April 2012 brought the first reports of threat activity, and the FBI responded to victims dating back to 2012. Bureau analysis found that the attacks originated from spear-phishing activity that kicked off in December 2011.

“From December 9, 2011, through at least February 29, 2012, organizations received spear-phishing emails specifically targeting their employees,” the advisory said. “The emails were constructed with a high level of sophistication to convince employees to view malicious files.”

The threat group continued on with its campaign and conducted social engineering, trying to obtain sensitive information from asset owners. This included actual phone calls to superiors in the network engineering department requesting security practice information.

“The asset owner also reported that these calls began immediately after they had identified and removed the malicious intruder from their network and performed a system-wide credential reset,” said the advisory. “The caller identified himself as an employee of a large computer security firm performing a national survey about network cybersecurity practices. He inquired about the organization’s policy and practices for firewall use and settings, types of software used to protect their network, and the use and type of intrusion detection and/or prevention systems. The caller was blocking his caller ID, and when the targeted organization tried to return the call, they reached a number that was not in service.”

Attack Results

Upon compromising their targets, the threat actors utilized their access to infiltrate remote access channels. While they did not appear to alter pipeline operations of the systems accessed, CISA and the FBI indicated they did gain entrance into supervisory control and data retention networks at numerous companies.

“Chinese actors also gained information specific to dial-up access, including phone numbers, usernames, and passwords,” explained the advisory. “Dial-up modems continue to be prevalent in the Energy Sector, providing direct access into the ICS environment with little or no security and no monitoring, which makes them an optimal vector for hold-at-risk operations. The exfiltrated data provided the capabilities for the Chinese cyber actors to access ONG operational systems at a level where they could potentially conduct unauthorized operations.”

The advisory provided indications of compromise and encouraged Energy Sector companies to adhere to an increased state of awareness. Several security measures of mitigation were suggested and included segmenting IT, industrial control systems, and operational technology networks.

Growing Threat

According to Gartner Inc, a research and advisory company, they released their own report indicating sobering findings. The firm reported that cyber attackers will have weaponized operational technology to be successful in killing human beings by the year 2025.

“Attacks on OT-hardware and software that monitors or controls equipment, assets, and processes have become more common,” said Gartner. “They have also evolved from immediate process disruption such as shutting down a plant to compromising the integrity of industrial environments with intent to create physical harm. Other recent events like the Colonial Pipeline ransomware attack have highlighted the need to have properly segmented networks for IT and OT.”

Gartner determined the threat actors subscribe to three main motivations: reputational vandalism, commercial vandalism, and actual harm.

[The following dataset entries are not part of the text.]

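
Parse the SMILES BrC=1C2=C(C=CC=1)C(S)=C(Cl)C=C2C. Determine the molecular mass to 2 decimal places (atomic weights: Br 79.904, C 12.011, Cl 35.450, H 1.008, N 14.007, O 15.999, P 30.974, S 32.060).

First, the molecular formula is C11H8BrClS (counting implicit H from valence).
  Br: 1 × 79.904 = 79.904
  C: 11 × 12.011 = 132.121
  Cl: 1 × 35.450 = 35.450
  H: 8 × 1.008 = 8.064
  S: 1 × 32.060 = 32.060
Sum: 1×79.904 + 11×12.011 + 1×35.450 + 8×1.008 + 1×32.060 = 287.599 → 287.60 g/mol.

287.60 g/mol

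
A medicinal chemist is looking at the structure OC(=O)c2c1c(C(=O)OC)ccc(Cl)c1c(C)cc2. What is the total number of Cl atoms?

1

Scan the SMILES for Cl atoms (remember two-letter symbols like Cl and Br are single atoms).
Chlorine count: 1.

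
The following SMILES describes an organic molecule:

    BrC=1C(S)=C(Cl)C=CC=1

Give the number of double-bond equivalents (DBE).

Molecular formula: C6H4BrClS.
DoU = (2C + 2 + N − H − X) / 2, where X is the halogen count and O/S are ignored.
    = (2·6 + 2 + 0 − 4 − 2) / 2 = 8 / 2 = 4.

4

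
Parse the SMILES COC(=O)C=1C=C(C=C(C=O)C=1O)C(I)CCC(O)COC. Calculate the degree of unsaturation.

6

Degree of unsaturation = (number of rings) + (number of π bonds).
Ring closures in the SMILES: 1.
π bonds: 5 double bonds (each 1 DoU) → 5 DoU from unsaturation.
Total DoU = 1 + 5 = 6.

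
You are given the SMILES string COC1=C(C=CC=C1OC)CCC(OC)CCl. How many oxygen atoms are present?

Scan the SMILES for O atoms (remember two-letter symbols like Cl and Br are single atoms).
Oxygen count: 3.

3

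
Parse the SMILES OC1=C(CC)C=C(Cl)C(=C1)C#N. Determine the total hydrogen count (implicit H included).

Walk through each heavy atom and fill implicit hydrogens from standard valence (C 4, N 3, O 2, S 2, halogen 1):
  atom 1: O, bond orders sum to 1 (valence 2) → 1 H
  atom 2: C, bond orders sum to 4 (valence 4) → 0 H
  atom 3: C, bond orders sum to 4 (valence 4) → 0 H
  atom 4: C, bond orders sum to 2 (valence 4) → 2 H
  atom 5: C, bond orders sum to 1 (valence 4) → 3 H
  atom 6: C, bond orders sum to 3 (valence 4) → 1 H
  atom 7: C, bond orders sum to 4 (valence 4) → 0 H
  atom 8: Cl (halogen, monovalent) → 0 H
  atom 9: C, bond orders sum to 4 (valence 4) → 0 H
  atom 10: C, bond orders sum to 3 (valence 4) → 1 H
  atom 11: C, bond orders sum to 4 (valence 4) → 0 H
  atom 12: N, bond orders sum to 3 (valence 3) → 0 H
Total hydrogens: 8.

8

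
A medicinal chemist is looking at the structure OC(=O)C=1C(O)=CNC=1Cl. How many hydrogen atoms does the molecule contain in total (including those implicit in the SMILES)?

4

Walk through each heavy atom and fill implicit hydrogens from standard valence (C 4, N 3, O 2, S 2, halogen 1):
  atom 1: O, bond orders sum to 1 (valence 2) → 1 H
  atom 2: C, bond orders sum to 4 (valence 4) → 0 H
  atom 3: O, bond orders sum to 2 (valence 2) → 0 H
  atom 4: C, bond orders sum to 4 (valence 4) → 0 H
  atom 5: C, bond orders sum to 4 (valence 4) → 0 H
  atom 6: O, bond orders sum to 1 (valence 2) → 1 H
  atom 7: C, bond orders sum to 3 (valence 4) → 1 H
  atom 8: N, bond orders sum to 2 (valence 3) → 1 H
  atom 9: C, bond orders sum to 4 (valence 4) → 0 H
  atom 10: Cl (halogen, monovalent) → 0 H
Total hydrogens: 4.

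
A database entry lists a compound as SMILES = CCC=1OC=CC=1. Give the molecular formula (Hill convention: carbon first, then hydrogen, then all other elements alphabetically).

Walk through each heavy atom and fill implicit hydrogens from standard valence (C 4, N 3, O 2, S 2, halogen 1):
  atom 1: C, bond orders sum to 1 (valence 4) → 3 H
  atom 2: C, bond orders sum to 2 (valence 4) → 2 H
  atom 3: C, bond orders sum to 4 (valence 4) → 0 H
  atom 4: O, bond orders sum to 2 (valence 2) → 0 H
  atom 5: C, bond orders sum to 3 (valence 4) → 1 H
  atom 6: C, bond orders sum to 3 (valence 4) → 1 H
  atom 7: C, bond orders sum to 3 (valence 4) → 1 H
Totals → C:6, H:8, O:1.

C6H8O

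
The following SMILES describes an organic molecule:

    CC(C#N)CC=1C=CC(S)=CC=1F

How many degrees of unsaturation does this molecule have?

6

Degree of unsaturation = (number of rings) + (number of π bonds).
Ring closures in the SMILES: 1.
π bonds: 3 double bonds (each 1 DoU), 1 triple bond (each 2 DoU) → 5 DoU from unsaturation.
Total DoU = 1 + 5 = 6.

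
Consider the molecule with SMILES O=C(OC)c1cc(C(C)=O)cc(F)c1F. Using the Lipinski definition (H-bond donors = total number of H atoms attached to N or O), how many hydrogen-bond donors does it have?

Donors: find every N or O and count the H atoms it carries.
  atom 1 (O): bond orders sum to 2 → 0 H
  atom 3 (O): bond orders sum to 2 → 0 H
  atom 10 (O): bond orders sum to 2 → 0 H
Lipinski HBD = 0.

0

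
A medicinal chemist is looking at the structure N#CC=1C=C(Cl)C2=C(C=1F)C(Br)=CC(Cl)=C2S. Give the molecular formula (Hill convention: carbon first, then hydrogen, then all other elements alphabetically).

C11H3BrCl2FNS

Walk through each heavy atom and fill implicit hydrogens from standard valence (C 4, N 3, O 2, S 2, halogen 1):
  atom 1: N, bond orders sum to 3 (valence 3) → 0 H
  atom 2: C, bond orders sum to 4 (valence 4) → 0 H
  atom 3: C, bond orders sum to 4 (valence 4) → 0 H
  atom 4: C, bond orders sum to 3 (valence 4) → 1 H
  atom 5: C, bond orders sum to 4 (valence 4) → 0 H
  atom 6: Cl (halogen, monovalent) → 0 H
  atom 7: C, bond orders sum to 4 (valence 4) → 0 H
  atom 8: C, bond orders sum to 4 (valence 4) → 0 H
  atom 9: C, bond orders sum to 4 (valence 4) → 0 H
  atom 10: F (halogen, monovalent) → 0 H
  atom 11: C, bond orders sum to 4 (valence 4) → 0 H
  atom 12: Br (halogen, monovalent) → 0 H
  atom 13: C, bond orders sum to 3 (valence 4) → 1 H
  atom 14: C, bond orders sum to 4 (valence 4) → 0 H
  atom 15: Cl (halogen, monovalent) → 0 H
  atom 16: C, bond orders sum to 4 (valence 4) → 0 H
  atom 17: S, bond orders sum to 1 (valence 2) → 1 H
Totals → C:11, H:3, Br:1, Cl:2, F:1, N:1, S:1.
In Hill order: C11H3BrCl2FNS.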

“Gartner predicts that the financial impact of CPS attacks resulting in fatal casualties will reach over $50 billion by 2023,” said the firm. “Even without taking the value of human life into account, the costs for organizations in terms of compensation, litigation, insurance, regulatory fines, and reputation loss will be significant. Gartner also predicts that most CEOs will be personally liable for such incidents.”

Naming China

Along with the CISA and FBI advisory, the European Union, NATO, the UK, the U.S., and several others during the same week that the People’s Republic of China (PRC) was responsible for a barrage of cyber incidents and a mass-hacking offensive that targeted Microsoft’s Exchange Server software.

“The PRC’s pattern of irresponsible behavior in cyberspace is inconsistent with its stated objective of being seen as a responsible leader in the world,” said the White House in a statement. “Today, countries around the world are making it clear that concerns regarding the PRC’s malicious cyber activities are bringing them together to call out those activities, promote network defense and cybersecurity, and act to disrupt threats to our economies and national security.”

 

The White House continued revealing that China’s Ministry of State Security (MSS) participated in ransomware attacks, crypto-jacking, cyber-enabled extortion, and stealing for financial gain.

 

“In some cases, we are aware that PRC government-affiliated cyber operators have conducted ransomware operations against private companies that have included ransom demands of millions of dollars,” said the White House. “The PRC’s unwillingness to address criminal activity by contract hackers harms governments, businesses, and critical infrastructure operators through billions of dollars in lost intellectual property, proprietary information, ransom payments, and mitigation efforts.”